Etti is a sweet little girl entering second grade. On her first day back to school, her father sends her by bus to a girls' live-in school in Jerusalem. Etti, like many other girls, lives in the school for social reasons – because their mothers can't cope, because their families have limited financial resources, because of problems at home.
This film, Day and Night, directed by Sivan Arbel, is the story of the Weingarten school in Jerusalem, which was established in 1902 as the first orphanage for girls in Israel. Today, the girls are both religious and secular and only a few are actually orphans.

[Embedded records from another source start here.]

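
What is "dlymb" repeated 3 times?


Input string: 'dlymb'
Operation: repeat 3 times
Concatenation: 'dlymb' + 'dlymb' + 'dlymb'
Result: dlymbdlymbdlymb


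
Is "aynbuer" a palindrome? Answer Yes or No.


Input string: 'aynbuer'
Reversed: 'reubnya'
Compare pairs: s[0]='a' vs s[6]='r' (mismatch), s[1]='y' vs s[5]='e' (mismatch), s[2]='n' vs s[4]='u' (mismatch)
Palindrome: No


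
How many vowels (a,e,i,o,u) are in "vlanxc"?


Input string: 'vlanxc'
Operation: count vowels (a, e, i, o, u)
Scan: s[0]='v', s[1]='l', s[2]='a' (vowel), s[3]='n', s[4]='x', s[5]='c'
Vowels found: 1
Result: 1


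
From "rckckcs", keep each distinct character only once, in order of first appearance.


Input: 'rckckcs'
Operation: keep first occurrence of each character
Scan: s[0]='r' new -> keep; s[1]='c' new -> keep; s[2]='k' new -> keep; s[3]='c' seen -> skip; s[4]='k' seen -> skip; s[5]='c' seen -> skip; s[6]='s' new -> keep
Result: rcks


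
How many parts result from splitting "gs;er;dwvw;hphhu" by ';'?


Input string: 'gs;er;dwvw;hphhu'
Delimiter: ';'
Split result: 'gs', 'er', 'dwvw', 'hphhu'
Number of parts: 4


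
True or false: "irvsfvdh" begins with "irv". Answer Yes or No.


Input string: 'irvsfvdh'
Prefix to check: 'irv'
First 3 characters of input: 'irv'
Match: True
Result: Yes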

Using authentic archival footage of the place over the years, the film follows little Etti on her first day, and also follows a group of grown women, who after 25 years, have come back to visit. It's hard for all of them. The visit brings back memories and the women talk about the feelings of abandonment, the loneliness and the sadness of being without their mothers. On the other hand, they describe the respectful treatment that characterized the Weingarten live-in school.
Etti makes a new friend and together they hide and play in the cubbies where the girls keep their clothes. She is a very articulate child, and admits quite openly that she doesn't miss her mother or her sisters during the day. At night is when it's hard.
The film (documentary, 51 minutes) is available from Odette and Yuval Orr at their production company, Unicornpro, which also produced and distributes the film, Hamakom.